Uygulama kadastrosu sırasında ... ilçesi ... (...) mahallesi çalışma alanında bulunan ve tapuda ... adına kayıtlı bulunan, eski 487 parsel sayılı ve 718 metrekare yüzölçümündeki taşınmaz, 120 ada 6 parsel numarasıyla ve 704,04 metrekare yüzölçümlü olarak tespit edilmiştir.

Davacı ... ..., uygulama kadastrosu sırasında kendisine ait taşınmazın yüzölçümünün eksildiği ve eksikliğin, taşınmazın bir bölümünün sınırda bulunan yola bırakılmasından kaynaklandığı iddiasına dayanarak dava açmıştır.

İlk Derece Mahkemesinin 28.10.2021 tarihli ve 2020/45 Esas, 2021/44 Karar sayılı kararı ile, davanın kabulüne karar verilmiştir.

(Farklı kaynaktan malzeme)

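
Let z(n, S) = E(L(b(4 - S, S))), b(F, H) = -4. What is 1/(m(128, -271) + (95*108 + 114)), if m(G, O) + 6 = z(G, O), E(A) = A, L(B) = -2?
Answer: 1/10366 ≈ 9.6469e-5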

Bu kararın davalı ... vekili tarafından istinaf edilmesi üzerine Ankara Bölge Adliye Mahkemesi 13. Hukuk Dairesinin 18.05.2022 tarihli ve 2021/1646 Esas, 2022/725 Karar sayılı kararıyla, "Mahkemece Hazineyi davaya dahil etmesi için davacı tarafa süre ve imkan tanınmalı, taraf teşkilinin sağlanması halinde, dahili davalı Hazineden davaya ilişkin savunmaları ve delilleri sorulmalı, bildirmeleri halinde delilleri toplanmalı, bundan sonra tarafların iddia ve savunmalarına ilişkin tüm deliller ile uygulama kadastrosunun doğru yapılıp yapılmadığı yönünde yöntemince yapılan araştırma sonucu toplanan deliller birlikte değerlendirilerek sonucuna göre bir hüküm kurulmalıdır." gerekçesiyle, davacı vekilinin istinaf başvurusunun kabulüne ve İlk Derece Mahkemesinin kararının kaldırılması suretiyle dosyanın İlk Derece Mahkemesine gönderilmesine karar verilmiştir.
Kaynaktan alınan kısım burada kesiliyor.